Нежесткими, но достаточно определенными штрихами переписал Фолкнер партию рассказчика, и от этого переменилась вся картина, утратился ее несомненно игровой характер, рассказ обрел полноту эпического смысла.
Писатель не отказался от комических сцен, написанных ранее; не стал специально править новые эпизоды — те, что поначалу были добавлены только для уплотнения фона. Он просто нашел новые соотношения, новые сцепления.
"Мы… повидали уже янки; мы дали выстрел по одному из них; прячась по-крысьи, скорченно, мы слышали, как бабушка, безоружная и даже с кресла в кабинете не вставая, одолела целый полк их", — война как игра, имеющая, впрочем, для мальчика, воспитанного и выросшего на Юге, очень серьезный смысл. Это было в рассказе и это осталось в книге.
Полковник Джон Сарторис на краю безнадежности, когда все уже сдались или собираются сдаться, терроризирует победоносные войска северян партизанскими набегами, совершает блистательные подвиги, например едва ли не в одиночку берет в плен отряд янки. Война как легенда, распаляющая воображение, — маленький Баярд себя самого видит на месте отца, готовится стать наследником его славы. Это тоже было (в рассказе "Отход") и тоже осталось в книге.

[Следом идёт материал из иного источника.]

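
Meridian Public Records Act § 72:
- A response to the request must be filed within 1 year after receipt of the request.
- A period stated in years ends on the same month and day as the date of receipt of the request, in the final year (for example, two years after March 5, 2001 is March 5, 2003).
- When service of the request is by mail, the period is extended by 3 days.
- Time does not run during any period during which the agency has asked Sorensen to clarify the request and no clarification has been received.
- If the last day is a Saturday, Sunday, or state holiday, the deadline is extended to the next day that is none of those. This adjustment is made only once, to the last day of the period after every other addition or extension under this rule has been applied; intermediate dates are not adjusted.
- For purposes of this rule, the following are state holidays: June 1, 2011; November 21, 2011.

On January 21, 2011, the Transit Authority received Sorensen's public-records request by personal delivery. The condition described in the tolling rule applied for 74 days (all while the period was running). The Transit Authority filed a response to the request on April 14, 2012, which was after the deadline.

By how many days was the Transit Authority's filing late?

1 year after January 21, 2011 is January 21, 2012.
Service was not by mail, so no mail extension applies.
Tolling adds 74 days: January 21, 2012 + 74 days = April 4, 2012.
April 4, 2012 is a Wednesday and not a state holiday, so no extension applies.
The deadline is April 4, 2012; from April 4, 2012 to April 14, 2012 is 10 days.

10 days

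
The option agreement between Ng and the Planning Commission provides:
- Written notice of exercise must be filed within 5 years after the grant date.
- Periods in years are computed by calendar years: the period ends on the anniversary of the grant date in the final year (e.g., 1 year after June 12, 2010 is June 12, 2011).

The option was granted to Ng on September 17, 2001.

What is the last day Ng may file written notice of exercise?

5 years after September 17, 2001 is September 17, 2006.

September 17, 2006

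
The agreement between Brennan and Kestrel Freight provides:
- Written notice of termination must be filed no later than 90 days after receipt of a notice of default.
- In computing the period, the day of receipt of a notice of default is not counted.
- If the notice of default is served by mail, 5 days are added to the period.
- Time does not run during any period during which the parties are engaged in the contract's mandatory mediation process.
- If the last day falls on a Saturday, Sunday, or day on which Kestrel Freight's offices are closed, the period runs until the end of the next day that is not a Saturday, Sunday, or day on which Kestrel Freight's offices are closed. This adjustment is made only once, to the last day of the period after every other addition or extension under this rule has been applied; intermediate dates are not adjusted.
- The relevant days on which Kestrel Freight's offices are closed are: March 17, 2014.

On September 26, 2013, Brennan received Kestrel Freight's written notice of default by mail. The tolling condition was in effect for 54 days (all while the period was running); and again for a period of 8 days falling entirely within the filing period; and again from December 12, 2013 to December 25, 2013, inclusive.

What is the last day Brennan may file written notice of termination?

March 18, 2014

90 days after September 26, 2013 is December 25, 2013.
Service was by mail, adding 5 days: December 25, 2013 + 5 days = December 30, 2013.
Tolling adds 54 days: December 30, 2013 + 54 days = February 22, 2014.
Tolling adds 8 days: February 22, 2014 + 8 days = March 2, 2014.
From December 12, 2013 through December 25, 2013 inclusive is 14 days; tolling adds 14 days: March 2, 2014 + 14 days = March 16, 2014.
March 16, 2014 is Sunday; March 17, 2014 is a listed holiday. The next qualifying day is March 18, 2014.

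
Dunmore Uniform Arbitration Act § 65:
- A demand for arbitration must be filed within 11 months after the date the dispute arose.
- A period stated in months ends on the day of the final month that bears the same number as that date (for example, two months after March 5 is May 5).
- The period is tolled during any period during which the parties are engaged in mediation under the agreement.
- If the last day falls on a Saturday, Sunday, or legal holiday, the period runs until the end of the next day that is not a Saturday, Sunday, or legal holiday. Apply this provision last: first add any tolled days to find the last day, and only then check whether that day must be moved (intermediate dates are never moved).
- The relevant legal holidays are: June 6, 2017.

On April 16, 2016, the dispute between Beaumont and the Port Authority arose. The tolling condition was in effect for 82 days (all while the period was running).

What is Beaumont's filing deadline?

June 7, 2017

11 months after April 16, 2016 is March 16, 2017.
Tolling adds 82 days: March 16, 2017 + 82 days = June 6, 2017.
June 6, 2017 is a listed holiday. The next qualifying day is June 7, 2017.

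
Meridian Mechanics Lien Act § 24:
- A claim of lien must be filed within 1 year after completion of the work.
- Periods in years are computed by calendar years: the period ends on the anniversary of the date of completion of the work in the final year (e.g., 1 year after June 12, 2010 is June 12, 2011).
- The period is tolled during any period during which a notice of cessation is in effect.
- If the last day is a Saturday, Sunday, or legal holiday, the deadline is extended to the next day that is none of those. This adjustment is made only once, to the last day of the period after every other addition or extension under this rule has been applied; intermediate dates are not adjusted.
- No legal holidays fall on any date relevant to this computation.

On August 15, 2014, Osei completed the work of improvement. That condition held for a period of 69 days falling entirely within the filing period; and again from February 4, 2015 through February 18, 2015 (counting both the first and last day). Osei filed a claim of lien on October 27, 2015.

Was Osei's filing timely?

1 year after August 15, 2014 is August 15, 2015.
Tolling adds 69 days: August 15, 2015 + 69 days = October 23, 2015.
From February 4, 2015 through February 18, 2015 inclusive is 15 days; tolling adds 15 days: October 23, 2015 + 15 days = November 7, 2015.
November 7, 2015 is Saturday; November 8, 2015 is Sunday. The next qualifying day is November 9, 2015.
The deadline is November 9, 2015; the filing on October 27, 2015 is on or before that date.

Yes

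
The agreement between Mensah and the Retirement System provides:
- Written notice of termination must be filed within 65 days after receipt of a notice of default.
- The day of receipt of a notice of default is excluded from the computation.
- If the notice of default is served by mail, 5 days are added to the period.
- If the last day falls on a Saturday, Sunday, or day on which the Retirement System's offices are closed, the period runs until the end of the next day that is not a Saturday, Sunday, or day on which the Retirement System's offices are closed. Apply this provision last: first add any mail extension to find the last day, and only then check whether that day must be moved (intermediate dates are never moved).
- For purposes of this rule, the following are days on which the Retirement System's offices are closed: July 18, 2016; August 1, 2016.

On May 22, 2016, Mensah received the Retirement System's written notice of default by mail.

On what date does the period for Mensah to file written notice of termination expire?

65 days after May 22, 2016 is July 26, 2016.
Service was by mail, adding 5 days: July 26, 2016 + 5 days = July 31, 2016.
July 31, 2016 is Sunday; August 1, 2016 is a listed holiday. The next qualifying day is August 2, 2016.

August 2, 2016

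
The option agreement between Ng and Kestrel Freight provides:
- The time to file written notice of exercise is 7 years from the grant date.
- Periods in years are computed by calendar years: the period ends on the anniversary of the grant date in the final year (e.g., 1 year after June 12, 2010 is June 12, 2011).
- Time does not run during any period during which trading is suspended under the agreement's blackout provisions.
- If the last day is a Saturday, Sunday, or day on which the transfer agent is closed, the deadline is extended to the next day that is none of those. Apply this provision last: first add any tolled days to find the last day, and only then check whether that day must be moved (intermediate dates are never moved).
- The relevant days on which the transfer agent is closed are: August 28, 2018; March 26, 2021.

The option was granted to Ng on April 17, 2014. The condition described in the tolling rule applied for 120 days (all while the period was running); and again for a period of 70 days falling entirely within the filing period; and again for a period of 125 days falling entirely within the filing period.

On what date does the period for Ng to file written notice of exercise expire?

February 28, 2022

7 years after April 17, 2014 is April 17, 2021.
Tolling adds 120 days: April 17, 2021 + 120 days = August 15, 2021.
Tolling adds 70 days: August 15, 2021 + 70 days = October 24, 2021.
Tolling adds 125 days: October 24, 2021 + 125 days = February 26, 2022.
February 26, 2022 is Saturday; February 27, 2022 is Sunday. The next qualifying day is February 28, 2022.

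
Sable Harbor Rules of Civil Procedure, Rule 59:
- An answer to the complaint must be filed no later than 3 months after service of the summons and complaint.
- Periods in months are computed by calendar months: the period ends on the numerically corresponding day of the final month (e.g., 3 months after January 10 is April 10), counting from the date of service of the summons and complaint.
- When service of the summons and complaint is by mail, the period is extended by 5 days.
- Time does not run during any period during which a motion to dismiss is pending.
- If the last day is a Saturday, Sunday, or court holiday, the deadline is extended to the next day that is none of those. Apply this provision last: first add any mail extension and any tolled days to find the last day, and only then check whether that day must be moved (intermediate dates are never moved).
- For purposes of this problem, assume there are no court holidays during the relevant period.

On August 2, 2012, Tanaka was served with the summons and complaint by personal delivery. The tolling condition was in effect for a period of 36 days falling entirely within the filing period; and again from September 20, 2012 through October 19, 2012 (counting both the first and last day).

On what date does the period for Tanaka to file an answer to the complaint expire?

January 7, 2013

3 months after August 2, 2012 is November 2, 2012.
Service was not by mail, so no mail extension applies.
Tolling adds 36 days: November 2, 2012 + 36 days = December 8, 2012.
From September 20, 2012 through October 19, 2012 inclusive is 30 days; tolling adds 30 days: December 8, 2012 + 30 days = January 7, 2013.
January 7, 2013 is a Monday and not a court holiday, so no extension applies.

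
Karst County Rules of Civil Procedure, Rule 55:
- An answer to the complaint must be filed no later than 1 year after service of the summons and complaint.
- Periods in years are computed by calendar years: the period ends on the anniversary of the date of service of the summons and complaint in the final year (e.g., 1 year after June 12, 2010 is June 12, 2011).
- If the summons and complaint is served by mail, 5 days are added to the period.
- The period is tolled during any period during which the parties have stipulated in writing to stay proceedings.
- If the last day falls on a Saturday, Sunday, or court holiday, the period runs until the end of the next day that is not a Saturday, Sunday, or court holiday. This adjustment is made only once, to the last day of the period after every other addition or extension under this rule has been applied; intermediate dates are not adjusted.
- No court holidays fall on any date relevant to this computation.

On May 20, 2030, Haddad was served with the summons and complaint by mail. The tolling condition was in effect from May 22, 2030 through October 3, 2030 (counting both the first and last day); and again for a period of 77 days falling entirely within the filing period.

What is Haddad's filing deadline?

December 23, 2031

1 year after May 20, 2030 is May 20, 2031.
Service was by mail, adding 5 days: May 20, 2031 + 5 days = May 25, 2031.
From May 22, 2030 through October 3, 2030 inclusive is 135 days; tolling adds 135 days: May 25, 2031 + 135 days = October 7, 2031.
Tolling adds 77 days: October 7, 2031 + 77 days = December 23, 2031.
December 23, 2031 is a Tuesday and not a court holiday, so no extension applies.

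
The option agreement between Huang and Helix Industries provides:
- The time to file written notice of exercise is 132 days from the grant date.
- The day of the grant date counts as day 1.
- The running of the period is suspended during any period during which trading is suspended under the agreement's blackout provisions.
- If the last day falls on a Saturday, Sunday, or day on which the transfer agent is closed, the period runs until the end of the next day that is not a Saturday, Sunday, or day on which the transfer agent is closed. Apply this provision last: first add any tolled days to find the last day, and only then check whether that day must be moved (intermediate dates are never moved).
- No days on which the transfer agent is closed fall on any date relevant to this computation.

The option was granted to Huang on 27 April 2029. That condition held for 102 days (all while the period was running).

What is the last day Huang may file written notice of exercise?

Counting 27 April 2029 as day 1, day 132 is September 5, 2029.
Tolling adds 102 days: September 5, 2029 + 102 days = December 16, 2029.
December 16, 2029 is Sunday. The next qualifying day is December 17, 2029.

December 17, 2029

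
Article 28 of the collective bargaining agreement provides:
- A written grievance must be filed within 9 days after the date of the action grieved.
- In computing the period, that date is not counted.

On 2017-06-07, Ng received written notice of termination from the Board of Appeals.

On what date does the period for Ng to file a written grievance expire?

June 16, 2017

9 days after 2017-06-07 is June 16, 2017.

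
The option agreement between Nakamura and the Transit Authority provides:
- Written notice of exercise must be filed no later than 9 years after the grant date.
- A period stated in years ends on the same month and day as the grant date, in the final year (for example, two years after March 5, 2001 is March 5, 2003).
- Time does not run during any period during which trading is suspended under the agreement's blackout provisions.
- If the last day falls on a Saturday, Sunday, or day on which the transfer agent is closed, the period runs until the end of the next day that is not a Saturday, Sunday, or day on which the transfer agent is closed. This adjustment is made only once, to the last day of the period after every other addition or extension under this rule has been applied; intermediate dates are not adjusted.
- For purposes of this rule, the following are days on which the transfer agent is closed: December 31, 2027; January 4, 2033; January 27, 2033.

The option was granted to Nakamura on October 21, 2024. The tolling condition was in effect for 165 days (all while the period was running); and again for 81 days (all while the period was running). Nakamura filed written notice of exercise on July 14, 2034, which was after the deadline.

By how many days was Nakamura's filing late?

18 days

9 years after October 21, 2024 is October 21, 2033.
Tolling adds 165 days: October 21, 2033 + 165 days = April 4, 2034.
Tolling adds 81 days: April 4, 2034 + 81 days = June 24, 2034.
June 24, 2034 is Saturday; June 25, 2034 is Sunday. The next qualifying day is June 26, 2034.
The deadline is June 26, 2034; from June 26, 2034 to July 14, 2034 is 18 days.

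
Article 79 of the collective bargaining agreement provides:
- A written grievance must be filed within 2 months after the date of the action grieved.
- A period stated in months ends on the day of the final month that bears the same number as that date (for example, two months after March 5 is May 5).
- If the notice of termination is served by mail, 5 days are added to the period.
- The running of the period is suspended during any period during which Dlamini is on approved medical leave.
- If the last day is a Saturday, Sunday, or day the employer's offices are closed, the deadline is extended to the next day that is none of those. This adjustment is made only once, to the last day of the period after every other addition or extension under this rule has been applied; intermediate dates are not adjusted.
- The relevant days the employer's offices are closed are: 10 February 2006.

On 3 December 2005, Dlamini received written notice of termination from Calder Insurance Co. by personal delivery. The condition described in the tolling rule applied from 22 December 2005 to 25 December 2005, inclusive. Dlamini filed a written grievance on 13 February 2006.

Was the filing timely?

No

2 months after 3 December 2005 is February 3, 2006.
Service was not by mail, so no mail extension applies.
From December 22, 2005 through December 25, 2005 inclusive is 4 days; tolling adds 4 days: February 3, 2006 + 4 days = February 7, 2006.
February 7, 2006 is a Tuesday and not a day the employer's offices are closed, so no extension applies.
The deadline is February 7, 2006; the filing on February 13, 2006 is after that date.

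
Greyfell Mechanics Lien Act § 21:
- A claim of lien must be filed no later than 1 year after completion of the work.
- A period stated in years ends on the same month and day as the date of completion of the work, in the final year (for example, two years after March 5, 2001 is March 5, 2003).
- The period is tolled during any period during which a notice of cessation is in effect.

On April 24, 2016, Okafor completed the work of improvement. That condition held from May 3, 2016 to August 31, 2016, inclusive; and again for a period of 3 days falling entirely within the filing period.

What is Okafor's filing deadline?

1 year after April 24, 2016 is April 24, 2017.
From May 3, 2016 through August 31, 2016 inclusive is 121 days; tolling adds 121 days: April 24, 2017 + 121 days = August 23, 2017.
Tolling adds 3 days: August 23, 2017 + 3 days = August 26, 2017.

August 26, 2017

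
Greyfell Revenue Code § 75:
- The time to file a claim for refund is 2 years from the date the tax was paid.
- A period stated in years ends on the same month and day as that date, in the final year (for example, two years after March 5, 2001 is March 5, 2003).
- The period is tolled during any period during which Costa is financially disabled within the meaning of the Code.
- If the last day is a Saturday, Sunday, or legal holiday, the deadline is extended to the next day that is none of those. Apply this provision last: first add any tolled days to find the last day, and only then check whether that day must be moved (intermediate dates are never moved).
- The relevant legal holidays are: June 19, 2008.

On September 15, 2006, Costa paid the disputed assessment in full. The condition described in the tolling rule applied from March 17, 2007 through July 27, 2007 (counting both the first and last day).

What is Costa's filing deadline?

2 years after September 15, 2006 is September 15, 2008.
From March 17, 2007 through July 27, 2007 inclusive is 133 days; tolling adds 133 days: September 15, 2008 + 133 days = January 26, 2009.
January 26, 2009 is a Monday and not a legal holiday, so no extension applies.

January 26, 2009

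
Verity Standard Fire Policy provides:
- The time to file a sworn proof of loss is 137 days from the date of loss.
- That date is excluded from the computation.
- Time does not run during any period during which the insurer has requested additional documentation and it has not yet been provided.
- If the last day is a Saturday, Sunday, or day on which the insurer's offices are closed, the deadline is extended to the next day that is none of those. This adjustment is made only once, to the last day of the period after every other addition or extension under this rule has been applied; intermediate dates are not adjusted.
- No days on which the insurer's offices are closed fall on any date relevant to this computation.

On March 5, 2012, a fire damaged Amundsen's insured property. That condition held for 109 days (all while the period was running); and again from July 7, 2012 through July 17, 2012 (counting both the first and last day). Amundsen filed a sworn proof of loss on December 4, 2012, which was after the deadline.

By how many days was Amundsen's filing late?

137 days after March 5, 2012 is July 20, 2012.
Tolling adds 109 days: July 20, 2012 + 109 days = November 6, 2012.
From July 7, 2012 through July 17, 2012 inclusive is 11 days; tolling adds 11 days: November 6, 2012 + 11 days = November 17, 2012.
November 17, 2012 is Saturday; November 18, 2012 is Sunday. The next qualifying day is November 19, 2012.
The deadline is November 19, 2012; from November 19, 2012 to December 4, 2012 is 15 days.

15 days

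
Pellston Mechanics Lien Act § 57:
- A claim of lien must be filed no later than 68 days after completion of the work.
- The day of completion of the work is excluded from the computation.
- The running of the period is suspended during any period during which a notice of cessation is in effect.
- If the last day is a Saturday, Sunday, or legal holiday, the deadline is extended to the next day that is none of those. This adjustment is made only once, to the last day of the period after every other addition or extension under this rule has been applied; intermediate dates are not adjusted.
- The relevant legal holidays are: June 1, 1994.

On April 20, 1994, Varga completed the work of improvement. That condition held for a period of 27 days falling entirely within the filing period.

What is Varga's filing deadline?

July 25, 1994

68 days after April 20, 1994 is June 27, 1994.
Tolling adds 27 days: June 27, 1994 + 27 days = July 24, 1994.
July 24, 1994 is Sunday. The next qualifying day is July 25, 1994.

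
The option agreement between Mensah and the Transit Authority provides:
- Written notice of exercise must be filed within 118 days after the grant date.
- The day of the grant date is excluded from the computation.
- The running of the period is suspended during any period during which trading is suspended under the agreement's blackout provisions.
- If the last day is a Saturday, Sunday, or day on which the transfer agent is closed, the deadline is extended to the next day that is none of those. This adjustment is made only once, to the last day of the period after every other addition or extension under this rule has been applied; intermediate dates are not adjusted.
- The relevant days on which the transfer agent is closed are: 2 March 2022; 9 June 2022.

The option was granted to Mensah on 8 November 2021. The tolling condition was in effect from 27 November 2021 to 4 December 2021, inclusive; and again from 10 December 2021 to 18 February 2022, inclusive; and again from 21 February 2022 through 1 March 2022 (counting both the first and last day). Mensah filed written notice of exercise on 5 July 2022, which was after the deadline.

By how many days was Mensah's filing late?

118 days after 8 November 2021 is March 6, 2022.
From November 27, 2021 through December 4, 2021 inclusive is 8 days; tolling adds 8 days: March 6, 2022 + 8 days = March 14, 2022.
From December 10, 2021 through February 18, 2022 inclusive is 71 days; tolling adds 71 days: March 14, 2022 + 71 days = May 24, 2022.
From February 21, 2022 through March 1, 2022 inclusive is 9 days; tolling adds 9 days: May 24, 2022 + 9 days = June 2, 2022.
June 2, 2022 is a Thursday and not a day on which the transfer agent is closed, so no extension applies.
The deadline is June 2, 2022; from June 2, 2022 to July 5, 2022 is 33 days.

33 days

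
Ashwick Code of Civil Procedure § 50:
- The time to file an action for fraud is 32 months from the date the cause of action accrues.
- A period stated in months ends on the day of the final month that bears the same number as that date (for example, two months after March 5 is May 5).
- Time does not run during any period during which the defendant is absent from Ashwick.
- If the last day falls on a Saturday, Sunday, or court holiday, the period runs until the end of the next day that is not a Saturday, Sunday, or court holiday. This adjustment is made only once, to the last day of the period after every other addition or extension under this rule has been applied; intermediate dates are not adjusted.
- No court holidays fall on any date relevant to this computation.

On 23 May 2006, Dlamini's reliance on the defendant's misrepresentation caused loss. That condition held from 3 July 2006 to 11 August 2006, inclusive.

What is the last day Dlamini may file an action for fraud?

32 months after 23 May 2006 is January 23, 2009.
From July 3, 2006 through August 11, 2006 inclusive is 40 days; tolling adds 40 days: January 23, 2009 + 40 days = March 4, 2009.
March 4, 2009 is a Wednesday and not a court holiday, so no extension applies.

March 4, 2009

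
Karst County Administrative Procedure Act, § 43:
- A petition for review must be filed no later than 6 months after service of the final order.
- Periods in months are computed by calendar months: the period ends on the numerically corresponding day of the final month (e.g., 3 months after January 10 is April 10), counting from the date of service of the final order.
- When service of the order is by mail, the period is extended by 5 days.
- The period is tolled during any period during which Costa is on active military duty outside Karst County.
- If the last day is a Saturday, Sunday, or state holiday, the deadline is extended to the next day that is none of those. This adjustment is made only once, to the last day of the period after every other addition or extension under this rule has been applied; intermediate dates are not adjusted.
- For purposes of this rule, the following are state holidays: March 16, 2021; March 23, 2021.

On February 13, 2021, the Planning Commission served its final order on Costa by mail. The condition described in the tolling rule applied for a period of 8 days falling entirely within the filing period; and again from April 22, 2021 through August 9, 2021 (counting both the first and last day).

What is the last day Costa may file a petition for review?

6 months after February 13, 2021 is August 13, 2021.
Service was by mail, adding 5 days: August 13, 2021 + 5 days = August 18, 2021.
Tolling adds 8 days: August 18, 2021 + 8 days = August 26, 2021.
From April 22, 2021 through August 9, 2021 inclusive is 110 days; tolling adds 110 days: August 26, 2021 + 110 days = December 14, 2021.
December 14, 2021 is a Tuesday and not a state holiday, so no extension applies.

December 14, 2021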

"На глазах у нас отец и другие возвращались домой на изможденных лошадях или пешком, как бродяги, в линялой и заплатанной (а то и явно краденой) одежде, в мундирах с потускневшими галунами, с пустыми ножнами от сабель, и не под знаменами, не с барабанным боем шли, не во главе строя (пускай бы и состоящего всего из двух шагающих в ногу солдат), а чуть не крадучись являлись, чтобы пробыть дома два-три дня или неделю и вспахать землю, починить забор и выкоптить свинью…" Резкая смена регистра: ни романтики, ни музыки атак — трезвость. Но и это было и осталось, разве что обросло подробностями.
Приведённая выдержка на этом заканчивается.